No summit invite for ‘demokratura on the Danube’

     

Hungary is reportedly the only EU member not to have been invited to president Joe Biden’s “summit for democracy” later this year, which is quite right, for Hungary is now not a democracy, notes Oxford University’s Timothy Garton Ash. It is a hybrid regime, somewhere between democracy and dictatorship, which is constrained but also sustained by the country’s membership of the EU. Describing Fidesz’s large, effective propaganda machine, one leading independent journalist told me: “Orbán built this machine on EU money,” he writes for the Guardian:

There is extensive evidence of the misuse of EU funds in Hungary, including reports from the EU’s own anti-fraud office. …. Everyone knows this, but European politicians have been loth to say it out loud. ….A particular responsibility falls on the new German government. Germany, although itself a model liberal democracy, has alas been an enabler of the erosion of democracy in Hungary over the last decade. A change of government in Berlin is the perfect moment for a change of message and tone…. After all, it is German taxpayers’ money that is being misused by the demokratura on the Danube.

National Endowment for Democracy (NED)

But rights advocates are questioning whether the Summit for Democracy can push those world leaders who are invited, some accused of harboring authoritarian tendencies, to take meaningful action, Reuters adds.

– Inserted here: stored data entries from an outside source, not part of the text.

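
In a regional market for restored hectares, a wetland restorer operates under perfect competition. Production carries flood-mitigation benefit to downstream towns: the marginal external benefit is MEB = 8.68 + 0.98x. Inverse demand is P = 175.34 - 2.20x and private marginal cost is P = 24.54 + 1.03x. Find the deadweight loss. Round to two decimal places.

DWL = 658.45

Market equilibrium (private): 24.54 + 1.03x = 175.34 - 2.20x → x_m = 46.6873.
Social marginal cost = private MC − MEB = 15.86 + 0.05x.
Set SMC = demand: 15.86 + 0.05x = 175.34 - 2.20x → x* = 70.8800.
The loss is the area between SMC and demand from x* to x_m; with linear curves that's a triangle of height MEB(x_m).
DWL = ½ × 24.1927 × 54.4336 = 658.4479.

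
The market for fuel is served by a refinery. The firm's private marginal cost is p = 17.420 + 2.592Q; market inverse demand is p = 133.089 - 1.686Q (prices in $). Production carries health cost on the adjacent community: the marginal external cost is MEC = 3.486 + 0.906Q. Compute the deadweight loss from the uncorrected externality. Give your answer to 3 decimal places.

DWL = $75.523

Market equilibrium (private): 17.420 + 2.592Q = 133.089 - 1.686Q → Q_m = 27.0381.
Social marginal cost = private MC + MEC = 20.906 + 3.498Q.
Set SMC = demand: 20.906 + 3.498Q = 133.089 - 1.686Q → Q* = 21.6402.
The welfare-loss triangle has base |Q_m − Q*| and height MEC(Q_m) (the vertical gap between SMC and demand is zero at Q* and MEC at Q_m).
DWL = ½ × 5.3979 × 27.9825 = 75.5234.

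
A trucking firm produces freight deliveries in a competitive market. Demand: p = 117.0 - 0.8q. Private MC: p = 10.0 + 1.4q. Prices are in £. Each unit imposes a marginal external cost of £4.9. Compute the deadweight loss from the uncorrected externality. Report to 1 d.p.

DWL = £5.5

Market equilibrium (private): 10.0 + 1.4q = 117.0 - 0.8q → q_m = 48.6364.
Social marginal cost = private MC + MEC = 14.9 + 1.4q.
Set SMC = demand: 14.9 + 1.4q = 117.0 - 0.8q → q* = 46.4091.
Height of the DWL triangle at q_m is SMC(q_m) − demand(q_m) = MEC(q_m) = 4.9000.
DWL = ½ × 2.2273 × 4.9000 = 5.4569.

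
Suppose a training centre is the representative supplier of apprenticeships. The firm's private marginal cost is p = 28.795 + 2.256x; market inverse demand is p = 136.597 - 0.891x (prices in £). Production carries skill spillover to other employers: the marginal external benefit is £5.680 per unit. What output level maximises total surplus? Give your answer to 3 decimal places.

x* = 36.060

Social marginal cost = private MC − MEB = 23.115 + 2.256x.
Set SMC = demand: 23.115 + 2.256x = 136.597 - 0.891x → x* = 36.0604.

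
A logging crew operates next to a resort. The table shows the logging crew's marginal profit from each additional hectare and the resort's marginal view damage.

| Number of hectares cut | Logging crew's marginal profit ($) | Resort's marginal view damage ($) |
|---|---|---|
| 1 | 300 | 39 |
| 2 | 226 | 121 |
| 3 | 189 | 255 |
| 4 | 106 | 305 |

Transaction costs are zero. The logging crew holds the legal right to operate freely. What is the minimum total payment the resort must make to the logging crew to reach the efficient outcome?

Left alone the logging crew would choose level 4 (marginal profit stays positive).
Efficient level: k* = 2 (marginal profit ≥ marginal view damage through 2).
The resort must at least cover the logging crew's forgone profit from cutting 4→2: 189 + 106 = 295.

$295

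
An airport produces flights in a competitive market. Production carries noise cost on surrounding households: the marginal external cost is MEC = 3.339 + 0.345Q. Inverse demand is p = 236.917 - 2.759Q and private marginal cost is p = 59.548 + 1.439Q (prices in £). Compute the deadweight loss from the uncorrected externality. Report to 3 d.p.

Market equilibrium (private): 59.548 + 1.439Q = 236.917 - 2.759Q → Q_m = 42.2508.
Social marginal cost = private MC + MEC = 62.887 + 1.784Q.
Set SMC = demand: 62.887 + 1.784Q = 236.917 - 2.759Q → Q* = 38.3073.
Between Q* and Q_m the wedge SMC − demand runs linearly from 0 to MEC(Q_m), so the loss is a triangle.
DWL = ½ × 3.9435 × 17.9155 = 35.3249.

DWL = £35.325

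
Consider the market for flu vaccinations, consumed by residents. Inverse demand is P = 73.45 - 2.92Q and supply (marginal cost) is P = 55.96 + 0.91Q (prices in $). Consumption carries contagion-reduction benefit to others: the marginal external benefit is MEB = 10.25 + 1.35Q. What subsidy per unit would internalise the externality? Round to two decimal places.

Social marginal benefit = demand + MEB = 83.70 - 1.57Q.
Set SMB = MC: 83.70 - 1.57Q = 55.96 + 0.91Q → Q* = 11.1855.
The Pigouvian subsidy equals MEB at Q*: 10.25 + 1.35×11.1855 = 25.3504.

subsidy = $25.35 per unit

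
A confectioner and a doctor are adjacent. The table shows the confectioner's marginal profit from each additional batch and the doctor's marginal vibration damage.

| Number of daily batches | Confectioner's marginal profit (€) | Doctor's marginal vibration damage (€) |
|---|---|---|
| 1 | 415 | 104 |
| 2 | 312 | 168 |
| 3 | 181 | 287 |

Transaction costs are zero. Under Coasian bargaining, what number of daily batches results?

2

Bargaining reaches the level where marginal profit last exceeds marginal vibration damage.
That holds through level 2 (312 ≥ 168) but not at 3 (181 < 287).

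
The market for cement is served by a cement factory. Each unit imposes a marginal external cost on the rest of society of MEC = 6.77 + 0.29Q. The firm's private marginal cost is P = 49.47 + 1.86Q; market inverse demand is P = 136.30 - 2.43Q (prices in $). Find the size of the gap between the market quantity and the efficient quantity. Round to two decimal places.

Market equilibrium (private): 49.47 + 1.86Q = 136.30 - 2.43Q → Q_m = 20.2401.
Social marginal cost = private MC + MEC = 56.24 + 2.15Q.
Set SMC = demand: 56.24 + 2.15Q = 136.30 - 2.43Q → Q* = 17.4803.
Gap = |20.2401 − 17.4803| = 2.7598.

2.76 units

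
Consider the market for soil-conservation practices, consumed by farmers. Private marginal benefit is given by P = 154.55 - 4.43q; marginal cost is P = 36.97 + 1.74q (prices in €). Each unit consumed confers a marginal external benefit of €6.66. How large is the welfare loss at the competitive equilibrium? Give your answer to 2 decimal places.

DWL = €3.59

Market equilibrium (private): 36.97 + 1.74q = 154.55 - 4.43q → q_m = 19.0567.
Social marginal benefit = demand + MEB = 161.21 - 4.43q.
Set SMB = MC: 161.21 - 4.43q = 36.97 + 1.74q → q* = 20.1361.
The loss is the area between SMB and MC from q* to q_m; with linear curves that's a triangle of height MEB(q_m).
DWL = ½ × 1.0794 × 6.6600 = 3.5944.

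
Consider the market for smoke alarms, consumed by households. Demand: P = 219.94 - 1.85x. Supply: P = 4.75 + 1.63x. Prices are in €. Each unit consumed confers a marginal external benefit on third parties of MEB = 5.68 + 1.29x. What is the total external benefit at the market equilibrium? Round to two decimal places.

Market equilibrium (private): 4.75 + 1.63x = 219.94 - 1.85x → x_m = 61.8362.
Total external benefit = ∫₀^{x_m} (5.68 + 1.29x) dx = 5.68×61.8362 + ½×1.29×61.8362² = 2817.5262.

€2817.53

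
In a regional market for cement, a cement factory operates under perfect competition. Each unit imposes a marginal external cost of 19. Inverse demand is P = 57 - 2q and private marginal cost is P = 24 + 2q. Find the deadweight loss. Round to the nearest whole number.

DWL = 45

Market equilibrium (private): 24 + 2q = 57 - 2q → q_m = 8.2500.
Social marginal cost = private MC + MEC = 43 + 2q.
Set SMC = demand: 43 + 2q = 57 - 2q → q* = 3.5000.
The welfare-loss triangle has base |q_m − q*| and height MEC(q_m) (the vertical gap between SMC and demand is zero at q* and MEC at q_m).
DWL = ½ × 4.7500 × 19.0000 = 45.1250.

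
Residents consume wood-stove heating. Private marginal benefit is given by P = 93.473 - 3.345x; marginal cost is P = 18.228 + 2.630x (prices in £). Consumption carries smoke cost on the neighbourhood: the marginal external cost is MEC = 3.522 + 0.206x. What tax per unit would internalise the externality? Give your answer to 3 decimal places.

Social marginal benefit = demand − MEC = 89.951 - 3.551x.
Set SMB = MC: 89.951 - 3.551x = 18.228 + 2.630x → x* = 11.6038.
The Pigouvian tax equals MEC at x*: 3.522 + 0.206×11.6038 = 5.9124.

tax = £5.912 per unit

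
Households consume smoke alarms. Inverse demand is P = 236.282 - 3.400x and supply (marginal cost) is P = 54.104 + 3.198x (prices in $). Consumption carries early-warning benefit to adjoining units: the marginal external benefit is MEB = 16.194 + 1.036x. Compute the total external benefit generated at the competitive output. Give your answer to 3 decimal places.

Market equilibrium (private): 54.104 + 3.198x = 236.282 - 3.400x → x_m = 27.6111.
Total external benefit = ∫₀^{x_m} (16.194 + 1.036x) dx = 16.194×27.6111 + ½×1.036×27.6111² = 842.0433.

$842.043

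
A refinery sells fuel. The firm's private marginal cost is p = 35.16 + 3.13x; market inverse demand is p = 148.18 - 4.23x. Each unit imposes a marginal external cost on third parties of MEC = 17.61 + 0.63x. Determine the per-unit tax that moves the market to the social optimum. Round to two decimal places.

tax = 25.13 per unit

Social marginal cost = private MC + MEC = 52.77 + 3.76x.
Set SMC = demand: 52.77 + 3.76x = 148.18 - 4.23x → x* = 11.9412.
The Pigouvian tax equals MEC at x*: 17.61 + 0.63×11.9412 = 25.1330.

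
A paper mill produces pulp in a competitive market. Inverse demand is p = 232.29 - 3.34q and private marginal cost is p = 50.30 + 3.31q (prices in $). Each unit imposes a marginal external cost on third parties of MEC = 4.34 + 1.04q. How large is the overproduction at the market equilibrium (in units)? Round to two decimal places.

4.27 units

Market equilibrium (private): 50.30 + 3.31q = 232.29 - 3.34q → q_m = 27.3669.
Social marginal cost = private MC + MEC = 54.64 + 4.35q.
Set SMC = demand: 54.64 + 4.35q = 232.29 - 3.34q → q* = 23.1014.
Gap = |27.3669 − 23.1014| = 4.2655.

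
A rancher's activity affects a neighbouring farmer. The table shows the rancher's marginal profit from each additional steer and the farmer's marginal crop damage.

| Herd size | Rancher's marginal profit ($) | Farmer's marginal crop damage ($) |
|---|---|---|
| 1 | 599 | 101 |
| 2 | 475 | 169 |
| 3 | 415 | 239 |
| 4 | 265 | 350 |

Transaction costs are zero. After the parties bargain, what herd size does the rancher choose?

3

Bargaining reaches the level where marginal profit last exceeds marginal crop damage.
That holds through level 3 (415 ≥ 239) but not at 4 (265 < 350).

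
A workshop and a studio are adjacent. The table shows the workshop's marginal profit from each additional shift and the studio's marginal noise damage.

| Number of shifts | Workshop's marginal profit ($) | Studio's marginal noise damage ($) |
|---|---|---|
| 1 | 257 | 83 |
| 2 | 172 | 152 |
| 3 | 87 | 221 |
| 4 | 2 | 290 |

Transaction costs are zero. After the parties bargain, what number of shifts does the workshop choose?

2

Bargaining reaches the level where marginal profit last exceeds marginal noise damage.
That holds through level 2 (172 ≥ 152) but not at 3 (87 < 221).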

“If the summit is to be anything more than just another meeting, each attendee, including the United States, will need to follow through on meaningful commitments on democracy and rights issues in the year ahead,” said Annie Boyajian, vice president for policy and advocacy at Freedom House, a non-profit group specializing in human rights and democracy.

Tyrannical temptations, democratic backsliding, contracting democratic space, promoting media freedom, building anti-populist resilience, abortive democratic transitions, democracies’ solidarity in action and how autocratic regimes woo public imagination are just a few of the themes of a forthcoming high-level forum on the ‘Future of Democracy.’ 

EU indicators of democratic resilience

The Lithuanian Foreign Ministry organized the Forum on 19-20 November 2021, to address the “worrying trends of contracting democratic space and authoritarian entrenchment.” Participants – including foreign ministers, civil society and democracy activists, academia, and free media representatives from around the globe – will aim to produce concrete measures to help democracies build resilience to authoritarianism and renew democratic cooperation. The Forum is designed to support of the upcoming Summit for Democracy scheduled for 9-10 December 2021.  Full details here.

The details of governments invited to the much-touted Summit for Democracy has not been made public, although POLITICO managed to obtain a list of invitees.

Kosovo’s political parties have been trading blame over the lack of an invitation to the US-led Summit of Democracy scheduled for December, EURACTIV reports. Kosovo, Serbia, and Bosnia and Herzegovina have not been invited. The Kosovo opposition immediately blamed the ruling party for the snub and increasingly cold relations with the US.

Rights groups say the invitation to countries with problematic human rights records raises doubts about the credibility of the event, but at the same time illustrates the administration’s struggle to balance wider U.S. national security interests, such as countering a rising China, with higher ideals, Reuters adds.

“Clearly, strategic considerations about countering China are at play in inviting very troubled, backsliding democracies like India and the Philippines that are in China’s neighborhood,” said Amy Hawthorne, research director at the Project on Middle East Democracy, an advocacy group supported by the National Endowment for Democracy (NED).